There are two reports scheduled for release tomorrow that are somewhat relevant to mortgage pricing. March's Housing Starts is first, but it the least important of the two. It gives us a measurement of housing sector strength and mortgage credit deman d, however, usually doesn't cause much movement in mortgage pricing unless it varies greatly from forecasts. It is expected to show an increase in construction starts of new homes.
The final release of the week is the University of Michigan's Index of Consumer Sentiment at 9:45 AM ET tomorrow. Their consumer sentiment index will give us an indication of consumer confidence, which hints at consumers' willingness to spend. If confidence is rising, consumers are more apt to make large purchases. But, if they are growing more concerned of their personal financial situations, they probably will delay making that large purchase. This influences future consumer spending data and can have a moderate impact on the financial markets. Good news would be a decline from March's 73.6 reading. Current forecasts are calling for a reading of approximately 75.0.
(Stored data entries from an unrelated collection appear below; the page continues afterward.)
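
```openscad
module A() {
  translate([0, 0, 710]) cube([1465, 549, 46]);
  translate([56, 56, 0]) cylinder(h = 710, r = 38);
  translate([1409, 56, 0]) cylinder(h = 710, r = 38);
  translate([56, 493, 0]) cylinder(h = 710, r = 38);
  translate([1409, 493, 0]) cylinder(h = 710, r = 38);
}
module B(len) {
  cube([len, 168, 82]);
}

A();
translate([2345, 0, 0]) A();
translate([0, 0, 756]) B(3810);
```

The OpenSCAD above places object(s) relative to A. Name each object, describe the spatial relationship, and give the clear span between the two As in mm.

Second table starts at x = 2345; first ends at x = 1465; clear span = 2345 − 1465 = 880 mm.

A is a table. B is a beam. A beam spans the tops of two tables. The clear span between the two tables is 880 mm.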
If I were considering financing/refinancing a home, I would.... Lock if my closing was taking place within 7 days... Lock if my closing was taking place between 8 and 20 days... Float if my closing was taking place between 21 and 60 days... Float if my closing was taking place over 60 days from now... This is only my opinion of what I would do if I were financing a home. It is only an opinion and cannot be guaranteed to be in the best interest of all/any other borrowers.